Nell’ambito della mostra OPEN. Confini di luce per un mondo di pace, promossa e organizzata dal Comune di Trieste – Assessorato alle Politiche della Cultura e del Turismo e curata da Marianna Accerboni, nella Sala Carlo Sbisà del Magazzino 26 del Porto Vecchio di Trieste, venerdì 6 giugno alle 19, avrà luogo il secondo degli eventi collaterali della rassegna, con l’intervento di Diego Marani, scrittore e glottoteta di fama internazionale, che dialogherà con la curatrice sul tema molto attuale di “Com’è cambiata oggi la percezione del confine?”.
L’argomento è perfettamente in linea con il filo conduttore della mostra OPEN, progetto espositivo multimediale di arte visiva e musica che, attraverso la multiforme creatività di 7 artisti contemporanei del Nord Est – Paolo Cervi Kervischer, Claudio Mario Feruglio, Jasna Merkù, Zoran Music, Luigi Spacal, Carlo Vidoni, Toni Zanussi –, suggerisce, nello spirito e nel contesto borderless di GO! 2025 – Gorizia e Nova Gorica Capitale europea della cultura, di cui fa parte, un mondo di pace e di condivisione.

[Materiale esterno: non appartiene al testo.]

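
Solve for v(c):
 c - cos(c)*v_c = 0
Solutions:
 v(c) = C1 + Integral(c/cos(c), c)


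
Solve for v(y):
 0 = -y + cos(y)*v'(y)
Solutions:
 v(y) = C1 + Integral(y/cos(y), y)


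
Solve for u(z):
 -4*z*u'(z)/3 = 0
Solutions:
 u(z) = C1


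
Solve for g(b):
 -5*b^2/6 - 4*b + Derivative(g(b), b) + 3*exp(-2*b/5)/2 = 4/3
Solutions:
 g(b) = C1 + 5*b^3/18 + 2*b^2 + 4*b/3 + 15*exp(-2*b/5)/4


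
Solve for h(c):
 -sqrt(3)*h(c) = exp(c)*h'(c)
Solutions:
 h(c) = C1*exp(sqrt(3)*exp(-c))


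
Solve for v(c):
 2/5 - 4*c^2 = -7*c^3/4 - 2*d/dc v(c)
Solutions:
 v(c) = C1 - 7*c^4/32 + 2*c^3/3 - c/5


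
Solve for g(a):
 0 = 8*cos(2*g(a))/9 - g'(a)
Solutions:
 -8*a/9 - log(sin(2*g(a)) - 1)/4 + log(sin(2*g(a)) + 1)/4 = C1


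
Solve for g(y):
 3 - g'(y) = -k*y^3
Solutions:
 g(y) = C1 + k*y^4/4 + 3*y


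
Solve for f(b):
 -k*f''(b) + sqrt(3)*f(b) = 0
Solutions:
 f(b) = C1*exp(-3^(1/4)*b*sqrt(1/k)) + C2*exp(3^(1/4)*b*sqrt(1/k))


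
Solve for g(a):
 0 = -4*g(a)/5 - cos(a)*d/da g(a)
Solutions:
 g(a) = C1*(sin(a) - 1)^(2/5)/(sin(a) + 1)^(2/5)


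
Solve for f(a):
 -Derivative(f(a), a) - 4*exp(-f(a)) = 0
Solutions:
 f(a) = log(C1 - 4*a)


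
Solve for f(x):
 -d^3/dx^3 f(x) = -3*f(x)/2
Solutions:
 f(x) = C3*exp(2^(2/3)*3^(1/3)*x/2) + (C1*sin(2^(2/3)*3^(5/6)*x/4) + C2*cos(2^(2/3)*3^(5/6)*x/4))*exp(-2^(2/3)*3^(1/3)*x/4)


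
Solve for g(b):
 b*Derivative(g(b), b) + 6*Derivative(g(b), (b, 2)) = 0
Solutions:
 g(b) = C1 + C2*erf(sqrt(3)*b/6)


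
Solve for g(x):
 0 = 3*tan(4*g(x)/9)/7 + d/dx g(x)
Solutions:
 g(x) = -9*asin(C1*exp(-4*x/21))/4 + 9*pi/4
 g(x) = 9*asin(C1*exp(-4*x/21))/4


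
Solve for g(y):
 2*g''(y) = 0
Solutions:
 g(y) = C1 + C2*y


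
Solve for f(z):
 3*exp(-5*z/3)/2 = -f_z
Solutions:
 f(z) = C1 + 9*exp(-5*z/3)/10


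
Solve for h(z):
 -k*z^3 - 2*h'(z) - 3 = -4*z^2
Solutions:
 h(z) = C1 - k*z^4/8 + 2*z^3/3 - 3*z/2


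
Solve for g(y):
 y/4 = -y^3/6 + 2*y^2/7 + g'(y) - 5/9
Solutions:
 g(y) = C1 + y^4/24 - 2*y^3/21 + y^2/8 + 5*y/9


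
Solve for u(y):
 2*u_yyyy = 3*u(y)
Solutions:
 u(y) = C1*exp(-2^(3/4)*3^(1/4)*y/2) + C2*exp(2^(3/4)*3^(1/4)*y/2) + C3*sin(2^(3/4)*3^(1/4)*y/2) + C4*cos(2^(3/4)*3^(1/4)*y/2)


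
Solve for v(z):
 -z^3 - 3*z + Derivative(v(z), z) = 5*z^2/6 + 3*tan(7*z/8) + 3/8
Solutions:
 v(z) = C1 + z^4/4 + 5*z^3/18 + 3*z^2/2 + 3*z/8 - 24*log(cos(7*z/8))/7


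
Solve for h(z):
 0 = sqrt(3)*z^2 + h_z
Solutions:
 h(z) = C1 - sqrt(3)*z^3/3


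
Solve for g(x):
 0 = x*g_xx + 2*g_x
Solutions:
 g(x) = C1 + C2/x


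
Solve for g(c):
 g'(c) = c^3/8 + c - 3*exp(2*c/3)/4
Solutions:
 g(c) = C1 + c^4/32 + c^2/2 - 9*exp(2*c/3)/8


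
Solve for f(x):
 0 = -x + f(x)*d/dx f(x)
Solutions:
 f(x) = -sqrt(C1 + x^2)
 f(x) = sqrt(C1 + x^2)


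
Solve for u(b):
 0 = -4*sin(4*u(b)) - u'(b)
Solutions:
 u(b) = -acos((-C1 - exp(32*b))/(C1 - exp(32*b)))/4 + pi/2
 u(b) = acos((-C1 - exp(32*b))/(C1 - exp(32*b)))/4


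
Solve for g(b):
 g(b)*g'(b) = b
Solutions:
 g(b) = -sqrt(C1 + b^2)
 g(b) = sqrt(C1 + b^2)


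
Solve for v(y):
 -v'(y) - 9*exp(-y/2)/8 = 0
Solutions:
 v(y) = C1 + 9*exp(-y/2)/4


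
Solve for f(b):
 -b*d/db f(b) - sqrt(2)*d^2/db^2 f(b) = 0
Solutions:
 f(b) = C1 + C2*erf(2^(1/4)*b/2)


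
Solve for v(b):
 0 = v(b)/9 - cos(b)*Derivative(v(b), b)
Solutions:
 v(b) = C1*(sin(b) + 1)^(1/18)/(sin(b) - 1)^(1/18)


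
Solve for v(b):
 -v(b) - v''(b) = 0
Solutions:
 v(b) = C1*sin(b) + C2*cos(b)


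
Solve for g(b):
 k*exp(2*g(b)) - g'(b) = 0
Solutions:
 g(b) = log(-sqrt(-1/(C1 + b*k))) - log(2)/2
 g(b) = log(-1/(C1 + b*k))/2 - log(2)/2


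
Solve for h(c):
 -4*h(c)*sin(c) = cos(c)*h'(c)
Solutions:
 h(c) = C1*cos(c)^4


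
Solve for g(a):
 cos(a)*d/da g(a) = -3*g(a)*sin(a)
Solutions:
 g(a) = C1*cos(a)^3


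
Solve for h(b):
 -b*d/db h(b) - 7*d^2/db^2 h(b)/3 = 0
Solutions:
 h(b) = C1 + C2*erf(sqrt(42)*b/14)


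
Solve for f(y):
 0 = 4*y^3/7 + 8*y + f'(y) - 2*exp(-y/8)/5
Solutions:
 f(y) = C1 - y^4/7 - 4*y^2 - 16*exp(-y/8)/5


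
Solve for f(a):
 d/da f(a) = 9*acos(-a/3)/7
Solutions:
 f(a) = C1 + 9*a*acos(-a/3)/7 + 9*sqrt(9 - a^2)/7


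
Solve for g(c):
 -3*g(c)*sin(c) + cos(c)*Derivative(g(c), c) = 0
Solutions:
 g(c) = C1/cos(c)^3


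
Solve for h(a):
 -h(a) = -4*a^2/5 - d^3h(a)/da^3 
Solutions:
 h(a) = C3*exp(a) + 4*a^2/5 + (C1*sin(sqrt(3)*a/2) + C2*cos(sqrt(3)*a/2))*exp(-a/2)


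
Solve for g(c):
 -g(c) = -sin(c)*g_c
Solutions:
 g(c) = C1*sqrt(cos(c) - 1)/sqrt(cos(c) + 1)


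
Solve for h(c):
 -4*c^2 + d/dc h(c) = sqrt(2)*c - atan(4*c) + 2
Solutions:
 h(c) = C1 + 4*c^3/3 + sqrt(2)*c^2/2 - c*atan(4*c) + 2*c + log(16*c^2 + 1)/8


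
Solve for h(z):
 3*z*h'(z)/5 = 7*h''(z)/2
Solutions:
 h(z) = C1 + C2*erfi(sqrt(105)*z/35)


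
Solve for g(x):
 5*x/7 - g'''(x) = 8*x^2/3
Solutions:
 g(x) = C1 + C2*x + C3*x^2 - 2*x^5/45 + 5*x^4/168


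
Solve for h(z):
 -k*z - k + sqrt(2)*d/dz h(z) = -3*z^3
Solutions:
 h(z) = C1 + sqrt(2)*k*z^2/4 + sqrt(2)*k*z/2 - 3*sqrt(2)*z^4/8


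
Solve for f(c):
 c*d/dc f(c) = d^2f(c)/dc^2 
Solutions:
 f(c) = C1 + C2*erfi(sqrt(2)*c/2)


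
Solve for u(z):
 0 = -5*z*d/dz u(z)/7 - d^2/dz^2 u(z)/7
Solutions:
 u(z) = C1 + C2*erf(sqrt(10)*z/2)


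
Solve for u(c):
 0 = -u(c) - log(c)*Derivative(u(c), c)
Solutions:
 u(c) = C1*exp(-li(c))


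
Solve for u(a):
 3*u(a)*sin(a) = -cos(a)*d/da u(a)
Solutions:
 u(a) = C1*cos(a)^3


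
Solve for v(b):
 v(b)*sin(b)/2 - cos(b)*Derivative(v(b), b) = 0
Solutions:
 v(b) = C1/sqrt(cos(b))


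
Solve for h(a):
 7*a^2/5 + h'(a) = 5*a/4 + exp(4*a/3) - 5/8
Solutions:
 h(a) = C1 - 7*a^3/15 + 5*a^2/8 - 5*a/8 + 3*exp(4*a/3)/4


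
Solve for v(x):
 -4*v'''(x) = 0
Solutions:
 v(x) = C1 + C2*x + C3*x^2


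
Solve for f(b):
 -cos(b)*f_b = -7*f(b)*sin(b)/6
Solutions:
 f(b) = C1/cos(b)^(7/6)


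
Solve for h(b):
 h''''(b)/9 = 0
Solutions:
 h(b) = C1 + C2*b + C3*b^2 + C4*b^3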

«Siamo abituati a pensare al confine – spiega Diego Marani – come ad una linea, una barriera che segna la fine di una cosa e l’inizio di un altra. Ma in latino confine si dice limes e il limes era il viottolo che costeggiava i campi. Non divideva, accompagnava. Il confine non è dunque una cesura ma un luogo vero e proprio. Del resto in inglese si parla di borderland, un sostantivo che dà al confine un’estensione. Gli artisti di questa mostra esplorano la terra di mezzo del confine e la usano anche per misurare un loro confine artistico. Forse inconsapevolmente praticando l’antica religione romana devota al dio Terminus, celebrato l’ultimo giorno dell’anno, protettore dei confini non solo geografici ma anche morali ed etici. C’è in queste opere come in ogni confine, la certezza della provvisorietà. Come il confine non è mai definito per sempre ma cambia e cambia chi vi si affaccia, così l’arte non cessa di spostare i propri confini al punto da avere come unico vero confine la ricerca. Il confine ha un potere inaudito e spesso credendo di dividere noi dagli altri per impedire ogni commistione, finisce per far esistere un altro ancora, un terzo identitario che ha bisogno degli altri due per esistere. Queste opere praticano esattamente questo artificio e si proiettano al di là di quello che esprimono, nella diversità degli stili e delle tecniche in un ammiccamento all’altrove che, ci si rende conto, scaturisce dal loro accostamento, dall’essere sapientemente riuniti in questa mostra.»
Seguirà una visita guidata alla mostra OPEN e una degustazione di vini dell’Azienda Agricola Zidarich (Prepotto, Duino Aurisina).